Amara Okereke, as Eliza Doolittle, has a voice that fills the auditorium. It is a thrill to see Vanessa Redgrave as Henry Higgins’s mother – even if she is gone in the blink of an eye. Higgins (Harry Hadden-Paton) himself is a foppish mashup of several Very English Types, from Colin Firth to Doctor Who – slightly bumbling and not nearly as patrician or haughty as Rex Harrison in the 1964 film.
But for those who have seen that screen classic, it is hard to list the reasons to come out for this faithful revival rather than stay at home with the movie. Under Bartlett Sher’s direction, the lack of invention feels like a missed opportunity.

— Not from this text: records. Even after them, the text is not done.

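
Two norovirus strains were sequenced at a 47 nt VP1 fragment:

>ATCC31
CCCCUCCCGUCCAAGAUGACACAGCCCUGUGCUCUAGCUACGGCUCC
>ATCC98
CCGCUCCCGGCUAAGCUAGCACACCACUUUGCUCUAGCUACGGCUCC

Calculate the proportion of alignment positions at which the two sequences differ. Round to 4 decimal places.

The sequences differ at positions 3 (C/G), 10 (U/G), 12 (C/U), 16 (A/C), 18 (G/A), 19 (A/G), 24 (G/C), 26 (C/A), 29 (G/U).
There are 9 differences over 47 sites, so p = 9/47 = 0.1915.

0.1915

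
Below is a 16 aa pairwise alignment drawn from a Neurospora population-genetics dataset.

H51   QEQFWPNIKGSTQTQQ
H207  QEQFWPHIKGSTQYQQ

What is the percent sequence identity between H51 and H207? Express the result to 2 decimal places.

Differing sites — 7:N/H; 14:T/Y.
14 of the 16 sites match, so the percent identity is 14/16 × 100 = 87.50%.

87.50%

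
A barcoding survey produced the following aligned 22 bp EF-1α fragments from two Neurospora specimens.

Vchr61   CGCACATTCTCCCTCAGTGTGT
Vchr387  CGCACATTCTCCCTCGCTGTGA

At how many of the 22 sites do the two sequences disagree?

3

Differing sites — 16:A/G; 17:G/C; 22:T/A.
That gives 3 mismatches out of 22 aligned sites, so the Hamming distance is 3.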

It is thoroughly preserved in aspic – a time capsule of reassuringly good music, nice dresses and lots of insults towards women of a low social order – Eliza is a “cabbage-leaf” and “baggage” to be walloped if she is naughty. There are no knowing winks, twists or clever allusions to the here and now, except for one weak joke about Englishness and a tweaked final scene that left me puzzled and unconvinced.
Lerner and Loewe’s musical take on George Bernard Shaw’s Pygmalion looks and feels much like a comforting Christmas show. At times, it begins to resemble pantomime in its over-acting and most certainly in Redgrave’s immense Ascot hat in the race day scene.
It is solidly performed all round but characterless and sedate. Funny moments – the turning point in Eliza’s elocution lessons and the disdain of her dustbin man father (Stephen K Amos) for his new middle-class life – never really catch fire.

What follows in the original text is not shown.